• "türkiye'nin erasmusu bitti. türkiye bir üniversite 3 öğrencisiydi. şimdi ise türkiye gerçek dünyayla tanıştı. kyk borçlarını ödeme zamanı."

    e: tarkan'ı üzmemeliyiz. tüm olaylara bu gözle bakmalıyız
    o: tarkan'ın gözünden bir damla yaş akıtacak olayı yapanın anasını avradını sikeyim

    e: yürek de bir posta güvercini gibidir. dünyanın manyetik alanı değil, sevginin manyetik alanına göre gider.
    o: ben bu cümleyi latince olarak yazdırabilir miyim enseden kuyruk sokumuna kadar

    ozan akyol'un überfantastik anadolu âdeti
    -bizim köyde düğünden iki gün önce bir futbol sahası kiralanır. gelin kaleye geçirilir ve kafasının üstüne 1 kase pirinç koyulur. gözleri de bağlanan geline 2 tane ceza sahası içinden ve 3 tane ceza sahası dışından akışkan pozisyon yaratılır. gelin sadece damadın gollerini yemekle mükelleftir. gelin diğer golleri yerse o düğün geçersiz sayılır

    "bir dayı davulun üstüne yatıyor ve diğeri de onun üstünden atlıyor. evliliğin bir canlandırması gibi bir tragedya"

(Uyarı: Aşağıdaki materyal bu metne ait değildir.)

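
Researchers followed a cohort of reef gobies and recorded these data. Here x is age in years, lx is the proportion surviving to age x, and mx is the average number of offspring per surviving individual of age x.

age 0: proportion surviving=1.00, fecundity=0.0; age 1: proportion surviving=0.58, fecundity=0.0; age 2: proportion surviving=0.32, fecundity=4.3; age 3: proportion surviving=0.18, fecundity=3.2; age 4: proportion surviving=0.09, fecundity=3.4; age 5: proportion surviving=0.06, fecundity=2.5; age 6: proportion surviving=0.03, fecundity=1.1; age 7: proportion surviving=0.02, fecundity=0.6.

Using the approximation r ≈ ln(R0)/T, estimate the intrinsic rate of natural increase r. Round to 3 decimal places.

R0 = Σ lx·mx = 0 + 0 + 1.376 + 0.576 + 0.306 + 0.15 + 0.033 + 0.012 = 2.453
Σ x·lx·mx = 6.736; T = 6.736/2.453 = 2.74603…
r ≈ ln(R0)/T = ln(2.453)/2.74603… = 0.32677… → 0.327

0.327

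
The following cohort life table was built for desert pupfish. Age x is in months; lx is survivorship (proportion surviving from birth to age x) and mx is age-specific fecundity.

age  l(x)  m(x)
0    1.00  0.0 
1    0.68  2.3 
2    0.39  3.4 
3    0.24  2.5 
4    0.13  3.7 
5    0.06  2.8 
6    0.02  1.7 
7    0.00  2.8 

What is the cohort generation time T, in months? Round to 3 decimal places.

2.153

lx·mx: 0, 1.564, 1.326, 0.6, 0.481, 0.168, 0.034, 0 → R0 = 4.173
x·lx·mx: 0, 1.564, 2.652, 1.8, 1.924, 0.84, 0.204, 0 → Σ = 8.984
T = 8.984 / 4.173 = 2.152888… → 2.153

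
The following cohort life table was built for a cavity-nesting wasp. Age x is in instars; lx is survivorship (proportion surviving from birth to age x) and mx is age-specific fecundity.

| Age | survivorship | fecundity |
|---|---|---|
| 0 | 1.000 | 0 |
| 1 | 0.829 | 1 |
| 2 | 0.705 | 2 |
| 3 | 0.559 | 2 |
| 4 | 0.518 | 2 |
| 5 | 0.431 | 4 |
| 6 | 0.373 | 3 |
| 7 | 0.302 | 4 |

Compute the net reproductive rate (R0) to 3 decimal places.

lx·mx by age: 0, 0.829, 1.41, 1.118, 1.036, 1.724, 1.119, 1.208
R0 = Σ lx·mx = 8.444 → 8.444

8.444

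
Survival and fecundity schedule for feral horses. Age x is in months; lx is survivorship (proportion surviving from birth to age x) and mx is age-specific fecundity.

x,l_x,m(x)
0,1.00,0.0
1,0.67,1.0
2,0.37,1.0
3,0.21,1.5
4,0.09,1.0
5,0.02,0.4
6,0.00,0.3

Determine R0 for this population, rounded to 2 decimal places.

lx·mx by age: 0, 0.67, 0.37, 0.315, 0.09, 0.008, 0
R0 = Σ lx·mx = 1.453 → 1.45

1.45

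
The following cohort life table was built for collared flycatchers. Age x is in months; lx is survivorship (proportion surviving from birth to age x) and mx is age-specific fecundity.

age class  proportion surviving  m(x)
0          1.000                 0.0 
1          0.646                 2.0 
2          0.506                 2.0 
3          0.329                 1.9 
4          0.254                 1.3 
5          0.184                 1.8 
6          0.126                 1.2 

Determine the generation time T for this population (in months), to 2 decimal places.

lx·mx: 0, 1.292, 1.012, 0.6251, 0.3302, 0.3312, 0.1512 → R0 = 3.7417
x·lx·mx: 0, 1.292, 2.024, 1.8753, 1.3208, 1.656, 0.9072 → Σ = 9.0753
T = 9.0753 / 3.7417 = 2.425448… → 2.43

2.43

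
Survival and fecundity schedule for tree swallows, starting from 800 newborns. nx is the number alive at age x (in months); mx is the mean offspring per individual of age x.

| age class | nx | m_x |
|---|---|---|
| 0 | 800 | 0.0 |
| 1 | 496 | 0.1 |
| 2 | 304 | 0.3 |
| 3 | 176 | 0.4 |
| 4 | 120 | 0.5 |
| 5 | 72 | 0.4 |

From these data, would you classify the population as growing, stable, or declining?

lx = nx/n0 = nx/800: 1, 0.62, 0.38, 0.22, 0.15, 0.09
R0 = Σ lx·mx = 0 + 0.062 + 0.114 + 0.088 + 0.075 + 0.036 = 0.375
R0 < 1, so the population is declining.

declining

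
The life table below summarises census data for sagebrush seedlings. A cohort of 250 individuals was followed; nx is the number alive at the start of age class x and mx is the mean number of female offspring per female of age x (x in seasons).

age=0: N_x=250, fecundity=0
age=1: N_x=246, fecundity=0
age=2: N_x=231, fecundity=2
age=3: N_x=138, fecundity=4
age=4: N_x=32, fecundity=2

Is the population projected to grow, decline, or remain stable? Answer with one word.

growing

lx = nx/n0 = nx/250: 1, 0.984, 0.924, 0.552, 0.128
R0 = Σ lx·mx = 0 + 0 + 1.848 + 2.208 + 0.256 = 4.312
R0 > 1, so the population is growing.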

    o: turşuyu bulduğun zaman turşuyu çok seviyorum diye çok yemeyeceksin yoksa rüyanda tatlı su çeşmelerini gezersin
    e: bilimle ilgili hayatımda duyduğum en güzel cümle

    "mustafa sarıgül'e göre insanlığın kökeni şişli, iyi bir saç ve bir takım elbisedir."

    edit: adedi -> âdeti
  • dertler serisinden sonra iyice bu adamları bedava izliyor olmaktan hicap duymaya başladım. tamam patreon var ama yine bedava izleniyor içerikler. birinden bir şey çalıyormuş gibi huzursuz oluyorum bu kadar iyi bir şeye para vermeyerek.

    bu arada erman çağlar'ın "ben nevşin mengü'nün kız arkadaşı olmak çok isterdim" sözü kadar iç dünyamı temsil eden çok az söz var. saygılarımla.
  • bu dalaksızların bedava reklamını yapıyorum her yerde. sense of humor'u iyi olan ne kadar adam varsa kalt misyonerliği yapıp izlettirdim. şimdi etrafımda herkes "modern batılı güzel", "cahilce, senden bekleneni yaptın, güzel" diyerek konuşuyor.

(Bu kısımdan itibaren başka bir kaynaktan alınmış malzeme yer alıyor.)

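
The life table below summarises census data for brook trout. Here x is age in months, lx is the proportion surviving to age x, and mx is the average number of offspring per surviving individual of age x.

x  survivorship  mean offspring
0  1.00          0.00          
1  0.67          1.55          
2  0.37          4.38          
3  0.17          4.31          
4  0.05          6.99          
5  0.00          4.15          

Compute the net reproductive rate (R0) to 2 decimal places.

lx·mx by age: 0, 1.0385, 1.6206, 0.7327, 0.3495, 0
R0 = Σ lx·mx = 3.7413 → 3.74

3.74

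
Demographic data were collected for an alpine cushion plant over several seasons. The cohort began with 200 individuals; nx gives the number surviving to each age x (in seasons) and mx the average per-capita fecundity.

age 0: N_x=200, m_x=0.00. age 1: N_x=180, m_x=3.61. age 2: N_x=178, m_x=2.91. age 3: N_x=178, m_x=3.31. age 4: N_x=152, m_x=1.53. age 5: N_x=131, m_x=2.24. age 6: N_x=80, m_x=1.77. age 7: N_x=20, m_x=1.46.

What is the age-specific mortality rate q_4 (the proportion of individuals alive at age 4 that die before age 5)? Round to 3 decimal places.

lx = nx/n0 = nx/200: 1, 0.9, 0.89, 0.89, 0.76, 0.655, 0.4, 0.1
q_4 = (l_4 − l_5) / l_4 = (0.76 − 0.655) / 0.76
     = 0.105 / 0.76 = 0.138158… → 0.138

0.138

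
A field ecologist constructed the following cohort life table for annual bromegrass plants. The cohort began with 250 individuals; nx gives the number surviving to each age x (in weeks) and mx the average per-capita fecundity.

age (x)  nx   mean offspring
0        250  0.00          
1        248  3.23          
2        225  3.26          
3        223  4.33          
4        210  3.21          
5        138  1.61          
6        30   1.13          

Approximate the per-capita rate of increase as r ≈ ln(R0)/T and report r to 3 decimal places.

lx = nx/n0 = nx/250: 1, 0.992, 0.9, 0.892, 0.84, 0.552, 0.12
R0 = Σ lx·mx = 0 + 3.20416 + 2.934 + 3.86236 + 2.6964 + 0.88872 + 0.1356 = 13.72124
Σ x·lx·mx = 36.70204; T = 36.70204/13.72124 = 2.67483…
r ≈ ln(R0)/T = ln(13.72124)/2.67483… = 0.97911… → 0.979

0.979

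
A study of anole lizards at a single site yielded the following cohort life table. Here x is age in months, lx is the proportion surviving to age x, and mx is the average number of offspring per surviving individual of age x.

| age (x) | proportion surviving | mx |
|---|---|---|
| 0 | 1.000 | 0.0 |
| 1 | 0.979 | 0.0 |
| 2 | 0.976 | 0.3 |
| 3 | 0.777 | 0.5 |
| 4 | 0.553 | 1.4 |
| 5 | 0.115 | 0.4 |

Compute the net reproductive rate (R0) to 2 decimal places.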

    not: her gün bir kalt videosu izlemeden evden çıkamıyorum.
  • kirli konuşma videolarıyla beni mahfettiler, 10 dakika oldu hala gülüyorum.

    bakır kilotlarımızı eritelim mi bu gece?
    akşamdan maden suyuna yatırayım mı seni?
    tedavülden kaldırayım mı seni?
    bi gecede cahil bırakayım mı seni? hı, ne diyon?

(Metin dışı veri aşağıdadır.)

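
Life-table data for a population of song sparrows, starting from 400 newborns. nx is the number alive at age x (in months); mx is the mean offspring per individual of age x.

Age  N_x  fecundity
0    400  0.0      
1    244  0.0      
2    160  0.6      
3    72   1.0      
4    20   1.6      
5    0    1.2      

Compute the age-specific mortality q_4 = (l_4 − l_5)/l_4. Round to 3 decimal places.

1.000

lx = nx/n0 = nx/400: 1, 0.61, 0.4, 0.18, 0.05, 0
q_4 = (l_4 − l_5) / l_4 = (0.05 − 0) / 0.05
     = 0.05 / 0.05 = 1 → 1.000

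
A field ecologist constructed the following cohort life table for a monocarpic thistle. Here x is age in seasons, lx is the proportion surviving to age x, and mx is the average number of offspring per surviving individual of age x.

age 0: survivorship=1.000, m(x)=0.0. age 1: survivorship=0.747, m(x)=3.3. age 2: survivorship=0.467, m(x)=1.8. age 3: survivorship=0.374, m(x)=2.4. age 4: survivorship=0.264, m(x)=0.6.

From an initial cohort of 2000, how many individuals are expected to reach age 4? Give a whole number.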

    not: ölümlü dünya ender'e selamlar. izlemek isteyenler için link
  • bu skik coğrafyada yaşamayı mümkün kılan sebeplerden biri.
  • şelale denilen yerlere gittiniz mi?
    genelde şelale değiller
    dayınızın cennet dediği yere gittiniz mi?
    pek de cennet gibi değiller

    dizelerine 3 gündür güldüklerimdir.
  • ozan akyol'un anlattığı kadarıyla, kendileri çok uzun zaman önce bu youtube mecrasına girmiş. bir gece, erman'ın eve birkaç bira şişe getirtip, ozan'a "çerezler senden kanka" dediği bir gece yaşanmış. eve girer girmez. rıdvan'ın (eski ev arkadaşları) ocakta salep yapmasıyla ikisi de aydınlanmışlar. ozan ve erman içeride led ekranda benfica-fener maçını izlerken, cardozo'nun benfica'nın üçüncü golü atmasıyla ellerindeki cipsi fırlatmışlar.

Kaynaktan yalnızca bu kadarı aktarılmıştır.